Our work combines experimental and computational approaches across clinical samples and model systems, with the goal of linking genetic variation, cellular behavior, and disease phenotypes within a systems medicine framework.

The laboratory is jointly supported by the Berlin Institute of Health (BIH) and the Berlin Institute for Medical Systems Biology (BIMSB) at the Max Delbrück Center. We maintain close collaborations with multiple clinical and research departments at Charité – Universitätsmedizin Berlin, where Leif S. Ludwig holds a Heisenberg Professorship, fostering translational and systems medicine research at the interface of genetics, immunology, hematology, and human disease.

Human Blood and Immune Cell Dynamics

A central goal of our laboratory is to understand how blood and immune cell populations are generated, maintained, and remodeled throughout human life. We are interested in the dynamics of hematopoietic stem and progenitor cells, the clonal architecture of human hematopoiesis, and the mechanisms that govern the expansion, persistence, and adaptation of immune cells across health and disease.

To study these processes directly in humans, we leverage naturally occurring genetic variation, particularly mitochondrial DNA mutations, as endogenous genetic barcodes for clonal tracing and the reconstruction of cellular lineage relationships in vivo. This enables us to investigate how individual stem cells contribute to blood production, how immune cell populations expand and persist over time, and how cellular fitness shapes the composition of tissues.

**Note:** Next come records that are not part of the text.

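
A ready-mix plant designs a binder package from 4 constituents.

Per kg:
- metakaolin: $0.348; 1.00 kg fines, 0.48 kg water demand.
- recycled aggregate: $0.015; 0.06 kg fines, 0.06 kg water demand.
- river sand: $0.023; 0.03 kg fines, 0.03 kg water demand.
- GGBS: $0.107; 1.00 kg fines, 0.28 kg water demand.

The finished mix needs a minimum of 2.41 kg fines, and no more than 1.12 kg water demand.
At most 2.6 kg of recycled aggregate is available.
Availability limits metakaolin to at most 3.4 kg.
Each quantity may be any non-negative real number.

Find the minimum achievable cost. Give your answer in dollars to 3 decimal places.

$0.258

Let x1 = kg of metakaolin, x2 = kg of recycled aggregate, x3 = kg of river sand, x4 = kg of GGBS.
Minimise 0.348x1 + 0.015x2 + 0.023x3 + 0.107x4 s.t.:
  1x1 + 0.06x2 + 0.03x3 + 1x4 ≥ 2.41   (fines)
  0.48x1 + 0.06x2 + 0.03x3 + 0.28x4 ≤ 1.12   (water demand)
  x2 ≤ 2.6
  x1 ≤ 3.4
  x1, x2, x3, x4 ≥ 0.
The cheapest feasible vertex uses only GGBS; metakaolin, recycled aggregate, river sand are not used. Binding constraint: fines.
So GGBS = 2.41 kg.
Cost = 0.107·2.41 = 0.25787.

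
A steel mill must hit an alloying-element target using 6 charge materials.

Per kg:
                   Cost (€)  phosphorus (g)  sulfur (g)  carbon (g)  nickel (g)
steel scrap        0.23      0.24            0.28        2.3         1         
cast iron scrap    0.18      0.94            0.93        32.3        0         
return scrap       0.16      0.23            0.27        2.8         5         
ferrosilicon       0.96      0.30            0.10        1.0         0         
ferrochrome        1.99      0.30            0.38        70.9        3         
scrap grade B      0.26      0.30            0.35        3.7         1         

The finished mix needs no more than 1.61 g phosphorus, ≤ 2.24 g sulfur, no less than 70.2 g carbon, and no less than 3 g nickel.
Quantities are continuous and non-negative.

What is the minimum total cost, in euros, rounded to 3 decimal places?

€0.903

Let x1 = kg of steel scrap, x2 = kg of cast iron scrap, x3 = kg of return scrap, x4 = kg of ferrosilicon, x5 = kg of ferrochrome, x6 = kg of scrap grade B.
Minimise 0.23x1 + 0.18x2 + 0.16x3 + 0.96x4 + 1.99x5 + 0.26x6 s.t.:
  0.24x1 + 0.94x2 + 0.23x3 + 0.3x4 + 0.3x5 + 0.3x6 ≤ 1.61   (phosphorus)
  0.28x1 + 0.93x2 + 0.27x3 + 0.1x4 + 0.38x5 + 0.35x6 ≤ 2.24   (sulfur)
  2.3x1 + 32.3x2 + 2.8x3 + 1x4 + 70.9x5 + 3.7x6 ≥ 70.2   (carbon)
  1x1 + 5x3 + 3x5 + 1x6 ≥ 3   (nickel)
  x1, x2, x3, x4, x5, x6 ≥ 0.
The cheapest feasible vertex uses only cast iron scrap, return scrap, ferrochrome; steel scrap, ferrosilicon, scrap grade B are not used. Binding constraints: phosphorus, carbon, nickel.
Optimal quantities: cast iron scrap = 1.517 kg, return scrap = 0.4309 kg, ferrochrome = 0.2818 kg.
Objective = 0.18·1.517 + 0.16·0.4309 + 1.99·0.2818 = 0.90279.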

By integrating insights from human genetics, clinical observations, and functional biology, we seek to uncover fundamental principles of cellular population dynamics and their dysregulation in hematologic disorders and other diseases.

Mitochondrial Genetics, Cellular Fitness and Disease

Mitochondria play a central role in cellular metabolism and carry their own genome. Mutations in mitochondrial DNA are associated with a diverse spectrum of congenital and acquired disorders, yet the mechanisms linking mitochondrial genotypes to cellular and clinical phenotypes remain incompletely understood.

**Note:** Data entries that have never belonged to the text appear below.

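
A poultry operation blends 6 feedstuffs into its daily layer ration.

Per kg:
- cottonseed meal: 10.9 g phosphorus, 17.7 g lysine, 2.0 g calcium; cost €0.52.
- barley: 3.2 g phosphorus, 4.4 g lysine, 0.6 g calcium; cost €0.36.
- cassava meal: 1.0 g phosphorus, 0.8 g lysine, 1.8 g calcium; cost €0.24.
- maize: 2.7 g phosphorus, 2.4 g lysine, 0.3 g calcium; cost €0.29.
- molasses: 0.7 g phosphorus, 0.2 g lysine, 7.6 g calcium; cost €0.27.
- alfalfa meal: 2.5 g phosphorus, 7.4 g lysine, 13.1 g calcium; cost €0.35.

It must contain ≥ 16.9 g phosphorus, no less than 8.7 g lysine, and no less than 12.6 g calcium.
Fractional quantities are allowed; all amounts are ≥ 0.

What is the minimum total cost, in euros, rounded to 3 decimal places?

This is a linear program. Let x1 = kg of cottonseed meal, x2 = kg of barley, x3 = kg of cassava meal, x4 = kg of maize, x5 = kg of molasses, x6 = kg of alfalfa meal.
min 0.52x1 + 0.36x2 + 0.24x3 + 0.29x4 + 0.27x5 + 0.35x6 subject to:
  10.9x1 + 3.2x2 + 1x3 + 2.7x4 + 0.7x5 + 2.5x6 ≥ 16.9   (phosphorus)
  17.7x1 + 4.4x2 + 0.8x3 + 2.4x4 + 0.2x5 + 7.4x6 ≥ 8.7   (lysine)
  2x1 + 0.6x2 + 1.8x3 + 0.3x4 + 7.6x5 + 13.1x6 ≥ 12.6   (calcium)
  x1, x2, x3, x4, x5, x6 ≥ 0.
The minimum-cost mix takes nothing from barley, cassava meal, maize, molasses — only cottonseed meal, alfalfa meal. Binding constraints: phosphorus and calcium.
Solving gives x1 = 1.378, x6 = 0.7514.
Objective = 0.52·1.378 + 0.35·0.7514 = 0.97955.

€0.980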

We investigate how inherited and acquired mitochondrial DNA variation influences cellular metabolism, gene regulation, immune function, and disease. A particular focus is understanding how mitochondrial genetic integrity affects cellular fitness and selection across different cell types and states. By studying primary human samples and model systems, we aim to define how mitochondrial dysfunction gives rise to cell type-specific phenotypes and contributes to human disease.

More broadly, we are interested in how somatic mitochondrial genetic variation accumulates throughout life and influences cellular behavior, aging, and tissue homeostasis.

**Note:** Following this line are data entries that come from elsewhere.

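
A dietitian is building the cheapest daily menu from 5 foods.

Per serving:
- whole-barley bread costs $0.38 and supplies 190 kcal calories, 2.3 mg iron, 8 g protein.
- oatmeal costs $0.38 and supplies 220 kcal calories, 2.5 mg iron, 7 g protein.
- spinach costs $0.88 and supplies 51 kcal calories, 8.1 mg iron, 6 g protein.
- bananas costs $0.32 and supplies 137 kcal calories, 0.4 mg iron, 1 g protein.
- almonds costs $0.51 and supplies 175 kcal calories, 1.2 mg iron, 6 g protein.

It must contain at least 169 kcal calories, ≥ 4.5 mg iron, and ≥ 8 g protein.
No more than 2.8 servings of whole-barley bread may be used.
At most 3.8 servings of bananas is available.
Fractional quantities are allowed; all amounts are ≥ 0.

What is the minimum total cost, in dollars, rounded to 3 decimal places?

$0.586

Let x1 = servings of whole-barley bread, x2 = servings of oatmeal, x3 = servings of spinach, x4 = servings of bananas, x5 = servings of almonds.
min 0.38x1 + 0.38x2 + 0.88x3 + 0.32x4 + 0.51x5 s.t.:
  190x1 + 220x2 + 51x3 + 137x4 + 175x5 ≥ 169   (calories)
  2.3x1 + 2.5x2 + 8.1x3 + 0.4x4 + 1.2x5 ≥ 4.5   (iron)
  8x1 + 7x2 + 6x3 + 1x4 + 6x5 ≥ 8   (protein)
  x1 ≤ 2.8
  x4 ≤ 3.8
  x1, x2, x3, x4, x5 ≥ 0.
The optimal basis is {whole-barley bread, oatmeal, spinach}; bananas, almonds drop out. Binding constraints: calories, iron, protein.
Solving gives x1 = 0.5988, x2 = 0.1741, x3 = 0.3318.
Hence cost = 0.38·0.5988 + 0.38·0.1741 + 0.88·0.3318 = $0.58569.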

Single-Cell and Multi-Omic Technologies

Many of the biological processes we study can only be resolved at the level of individual cells. We therefore develop and apply single-cell and multi-modal genomic approaches that enable the simultaneous characterization of genetic variation, chromatin accessibility, gene expression, protein abundance and metabolic aspects.

These technologies allow us to connect cellular lineage history with molecular state and function, providing a framework to study clonal dynamics, mitochondrial genetics, and human disease at unprecedented resolution. Together with computational approaches, they enable quantitative analyses of cellular populations across human tissues in health and disease.